Giresun'a vardığımızda, Hicri Fişek ite arkadaşlarının, il yöneticileriyle söyleşileri bitmiş, çıkıyorlardı. Bir gün önce. ANAP’ın Giresun il kongresi vardı. Hicri Fişek sordu:
Kim kazandı?
MHP eğilimliler!
Şaşırmıştım desem doğru olmaz. Dört kanattan oluşan ANAP’ta, çok yerde, eski MHP eğilimlilerin egemen olageldiklerini gözlüyorduk. Giresun'da ANAP'ın üç milletvekili vardı, bunlar: Burhan Kara, Yavuz Köymen, Ahmet Yılmaz’dılar. Burhan Kara, Giresun yöresinde, eski MHP eğilimli diye tanınıyordu. Eski arkadaşlarıyla bu görüşü sürdürdüğü, kadrolaşmaları da bu yönde oluşturduğu ileri sürülüyordu. Bu kadrolaşmalar çokça, Giresun Milli Eğitim Müdürlüğüyle, Sağlık Müdürlüğü'nde başarıya ulaşmıştı. Eski MHP'li bilinen, ANAP'ın Giresun ili kurucu il başkanı, “veto”lu milletvekili adayı Ergun Özdemir’le oldukça uyumlu çalışmalar yapıldığı söyleniyordu. İşte bu grup, Giresun il kongresini de, çok az bir oy farkıyla alıyordu. Giresun’da bir de "ılımlı kanat” vardı ANAP içinde. İl seçimlerinde ılımlı kanat, "ortak liste" önermiş, ancak başaramadığı görülmüştü. Giresun’da ANAP içinde ne olur, diye sorulduğunda şu yanıtı veriyorlardı:
Ilımlıların DYP’ye kayma olasılığı doğabilir. Kamuoyunda zaten yıpranmakta olan ANAP, bu gelişmelerle Giresun’da daha da gerileyecektir...

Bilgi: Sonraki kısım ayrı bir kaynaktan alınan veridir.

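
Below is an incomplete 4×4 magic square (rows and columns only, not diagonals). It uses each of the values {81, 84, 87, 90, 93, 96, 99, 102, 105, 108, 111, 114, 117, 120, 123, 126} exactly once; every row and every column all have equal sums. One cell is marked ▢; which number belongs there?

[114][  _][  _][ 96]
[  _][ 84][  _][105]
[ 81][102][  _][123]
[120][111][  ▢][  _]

The 16 entries sum to 1656, so each line sums to 1656/4 = 414.
Using row 3: 81 + 102 + 123 + ? → (3,3) = 414 − 306 = 108.
From column 1, 414 − (114 + 81 + 120) gives (2,1) = 99.
The remaining cell in column 2 is (1,2) = 414 − 297 = 117.
From column 4, 414 − (96 + 105 + 123) gives (4,4) = 90.
Row 1 must total 414; the given cells sum to 327, so (1,3) = 87.
Row 2: 99 + 84 + 105 + ? = 414, so (2,3) = 126.
The remaining cell in row 4 is (4,3) = 414 − 321 = 93.

93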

Bunlar, SODEP'lilerin yorumlarıydı. Bunun sonucu olarak SODEP güçleniyordu, ama ANAP içindeki sağlıksız grupların, kamu kuruluşlarında, düz memurlara dek inen, "kadrolaşma"ları, ürküntü vermekteydi...
Yan tutma, partizanlık öylesine belirginleşmişti ki, çeşitli yatırımlar için eksiltmeye giren yükleniciler (müteahhitler) arasında bile ayırım yapıldığı gözlenmekteydi. İktidar yanlısı olmayan yüklenicilerin, uğraşlarından ekmek yemeleri de güçleşmişti.

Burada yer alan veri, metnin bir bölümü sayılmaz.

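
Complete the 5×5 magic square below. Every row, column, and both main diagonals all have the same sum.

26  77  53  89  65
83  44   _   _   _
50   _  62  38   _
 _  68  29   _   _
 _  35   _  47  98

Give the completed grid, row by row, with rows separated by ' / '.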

Yerel basın, çeşitli nedenler, gerekçelerle, buradaki baskılara, partizanlıklara değinemiyor gibi bir şeydi...
Giresun'dan ayrılmadan, Giresun yakınındaki "Kulak” lokantasında açık havada yemek yedik. Buradan, kafilemizde bulunan SODEP MKYK üyesi Halil Akyüz, Trabzon'a geçecek; Hicri Fişek, Nail Gürman, Hızır Ekşi, ilçeleri dolaşa dolaşa Samsun, Amasya, Çorum'a gideceklerdi. Ben, Genel Sekreter Fişek'in bulunduğu kafileyi izleyecektim...

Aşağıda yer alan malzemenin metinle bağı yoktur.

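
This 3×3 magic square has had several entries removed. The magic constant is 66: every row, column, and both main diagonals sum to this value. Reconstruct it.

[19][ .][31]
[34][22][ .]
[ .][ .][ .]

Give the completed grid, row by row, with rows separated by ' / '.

19 16 31 / 34 22 10 / 13 28 25

Using row 1: 19 + 31 + ? → (1,2) = 66 − 50 = 16.
From row 2, 66 − (34 + 22) gives (2,3) = 10.
The remaining cell in column 1 is (3,1) = 66 − 53 = 13.
Column 2: 16 + 22 + ? = 66, so (3,2) = 28.
Column 3 must total 66; the given cells sum to 41, so (3,3) = 25.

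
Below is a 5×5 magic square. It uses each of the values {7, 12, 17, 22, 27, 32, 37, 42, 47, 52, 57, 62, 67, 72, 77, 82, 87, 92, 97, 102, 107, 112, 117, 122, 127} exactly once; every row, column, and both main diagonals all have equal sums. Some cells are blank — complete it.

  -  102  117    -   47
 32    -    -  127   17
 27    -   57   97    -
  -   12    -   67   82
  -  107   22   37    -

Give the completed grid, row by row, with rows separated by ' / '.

62 102 117 7 47 / 32 72 87 127 17 / 27 42 57 97 112 / 122 12 52 67 82 / 92 107 22 37 77

The 25 entries sum to 1675, so each line sums to 1675/5 = 335.
Column 4: 127 + 97 + 67 + 37 + ? = 335, so (1,4) = 7.
The remaining cell in anti-diagonal is (5,1) = 335 − 243 = 92.
Row 1 must total 335; the given cells sum to 273, so (1,1) = 62.
From row 5, 335 − (92 + 107 + 22 + 37) gives (5,5) = 77.
From column 1, 335 − (62 + 32 + 27 + 92) gives (4,1) = 122.
Column 5 must total 335; the given cells sum to 223, so (3,5) = 112.
Main diagonal needs 335; the known cells sum to 263, so (2,2) = 72.
Row 2: 32 + 72 + 127 + 17 + ? = 335, so (2,3) = 87.
Row 3 needs 335; the known cells sum to 293, so (3,2) = 42.
The remaining cell in row 4 is (4,3) = 335 − 283 = 52.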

"Kulak" lokantasındaki yemekte kalabalık bir grup vardı. Bulunanlardan bazılarını yazayım:
Kutay Larçın (Giresun İl Başkanı), Mustafa Çakır (Merkez İlçe Başkanı, İl Genel Meclisi üyesi), Rüştü Kurt (Bulancak İlçe Başkanı), Haşmet Ocak (Dereli İlçe Başkanı), İlhan Aras (İl İkinci Başkanı), Şenel Sarı (İl Yönetim Kurulu üyesi, İl Genel Meclisi’nde üye), Mustafa Arda (İl Yönetim Kurulu üyesi), Bülent Yener Bektaşoğlu (İl Yönetim Kurulu üyesi), Mustafa Hotmanoğlu (İl Yönetim Kurulu üyesi), Mustafa Uzun (Kurucu Merkez İlçe Başkanı, İlköğretim Müdürlüğü'nden emekli), Kenan Geyyaş (Kurucu İl Yönetim Kurulu üyesi, doktor), İlhan Ayhan (İl Yönetim Kurulu üyesi), Burhan Yılmaz (İl Yönetim Kurulu üyesi), Cemal Kırımlı (Belediye Meclisi üyesi), Abdullah Tozlu (Merkez İlçe Yönetim Kurulu üyesi, emekli öğretmen), İsmail Damcı (Merkez İlçe Yönetim Kurulu üyesi), Eyüp Durmuş (İl Yönetim Kurulu üyesi), Mehmet Yaylamış (Keşap İlçe Yönetim Kurulu üyesi)...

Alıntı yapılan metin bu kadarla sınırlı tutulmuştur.